С чего это вдруг на Ульяну-несмеяну напала чуткость: «о здоровье нравственном и физическом забочусь…» А сама? Я уже знал: как-то одна из девушек-работниц попросилась из ночной смены в дневную. Узнав о причине — свидание! — Ульяна-несмеяна впервые при всех расхохоталась. Работница воззвала к чуткости. «Чуткость, — сказала Ульяна-несмеяна, — пусть местком проявляет. Это по его линии. А у меня — план. И мне не до чуткости».
ГОЛУБИНАЯ ПОЧТА
Солнце еще держало в небе огонь, а звезды, настырные, как цыплята, уже проклевывали вечернюю скорлупу сумерек. Любопытные уличные тени — домов и деревьев — вытягивали длинные шеи с запада на восток и замирали, подкравшись к веселому собранию, бушевавшему в переулке, на бревнах, сваленных возле дома Мирошкиных самим Мирошкиным еще при жизни, да так и не пущенных в дело. С берега Поли, сабелькой сверкавшей в ногах у переулка, тянуло пряным разнотравьем. Сильнее всех благоухало медуницей, но в хоре запахов угадывались и другие голоса — фиалок и луговых гераней. В садах, за решетками заборов, тоже все цвело и манило запахами.

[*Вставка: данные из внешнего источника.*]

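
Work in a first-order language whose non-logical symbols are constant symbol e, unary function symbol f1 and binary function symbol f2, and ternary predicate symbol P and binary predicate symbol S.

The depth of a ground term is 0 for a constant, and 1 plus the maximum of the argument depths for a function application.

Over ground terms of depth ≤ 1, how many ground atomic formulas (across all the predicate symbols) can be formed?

First count ground terms of depth ≤ 1.
Let N_k = |{terms of depth ≤ k}|. Then N_0 = 1 and N_k = 1 + N_{k-1} + N_{k-1}^2 for k ≥ 1 (one summand per function symbol, arity giving the exponent).
N_0 = 1
N_1 = 1 + 1 + 1^2 = 3
So |H| = 3.
For each predicate symbol, the number of ground atoms is |H| raised to its arity; summing:
  P: 3^3 = 27;  S: 3^2 = 9
Total ground atoms: 27 + 9 = 36.

36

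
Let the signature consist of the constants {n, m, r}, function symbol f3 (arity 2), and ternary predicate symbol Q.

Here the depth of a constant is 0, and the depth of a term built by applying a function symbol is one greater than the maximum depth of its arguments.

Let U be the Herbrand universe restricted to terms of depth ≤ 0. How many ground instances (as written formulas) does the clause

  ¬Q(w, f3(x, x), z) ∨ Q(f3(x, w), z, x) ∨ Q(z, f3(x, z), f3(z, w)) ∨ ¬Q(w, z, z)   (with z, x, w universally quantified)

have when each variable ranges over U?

27

Ground terms of depth ≤ 0:
  If N_k denotes the number of depth-≤k ground terms, the 3 constants give N_0 = 3, and each function symbol of arity r contributes N_{k-1}^r new terms at level k: N_k = 3 + N_{k-1}^2.
  N_0 = 3
So there are 3 ground terms available for substitution.
The body mentions every one of the 3 quantified variables; since ground terms form a free algebra, no two substitutions collapse to the same formula.
Number of ground instances = 3^3 = 27.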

— Тихо!!! — крикнул я, но меня не услышали.
— Тихо! — крикнул я, уменьшив силу голоса сразу на два восклицательных знака.
Ноль внимания!.. Уличное воинство, воробышками оседлавшее бревно, продолжало шуметь.
— Тихо, — таинственно и чуть слышно сказал я и еще тише и таинственней добавил: — Тихо…
И — чудо! — воцарилась мертвая тишина. «Воробышки» навострили уши. Мой голос обещал им тайну.
— Слово предоставляется Чемодану Чемодановичу, — сказал я и поднял над головой похожий на чемодан ящик с дырочками. — Чемодан Чемоданович, вам слово.
Но чемодан молчал. Ребята захихикали. Я наклонился, постучал по чемодану и умоляюще попросил высказаться.
— Заело! — заулюлюкали ребята, считая, что фокус не удался и радиоговорящая техника, спрятанная в чемодане, не сработала.
Тогда я вызвал на помощь охотников, и мы, вооружившись ножами, стали вскрывать фанерную обшивку чемодана. Ну вот, кажется, и все. Извлечен последний гвоздь, еще одно усилие, чтобы снять крышку… Но этого усилия даже не понадобилось. Крышка сама отлетела в сторонку, и чемодан взорвался, выбросив белое облако рокочущего грома. Ребята, что были поближе, со всех ног пустились наутек. А те, что были подальше, заулыбались и захлопали, приветствуя голубей, вылетевших из чемодана.
— Завей веревочку! Завей веревочку! — закричал вдруг кто-то, и я удивился, как точно он заметил: голуби, кружась спиралью, как бы завивали невидимку-веревочку и тянули ее все выше и выше, пока вместе с нею не растаяли в лучах заходящего солнца…
После этого я перешел к делу. Рассказал ребятам все, что знал и что вычитал о голубях, и предложил на задах дома Мирошкиной построить голубиную почту. Слушали и мысленно вместе со мной и с моих слов рисовали голубиный дворец, стеклянным куполом-крышей похожий на обсерваторию, электрическую станцию, дающую свет голубиному дворцу, гурьбу березок, сбегающих от дворца к электрической станции. Стеклянный купол — это стартовая площадка наших голубей, откуда они будут разлетаться по всему свету и куда снова будут слетаться. За кирпичными стенами дворца — его святая святых, электрический инкубатор, который, как наседка, будет высиживать нам породистых голубей.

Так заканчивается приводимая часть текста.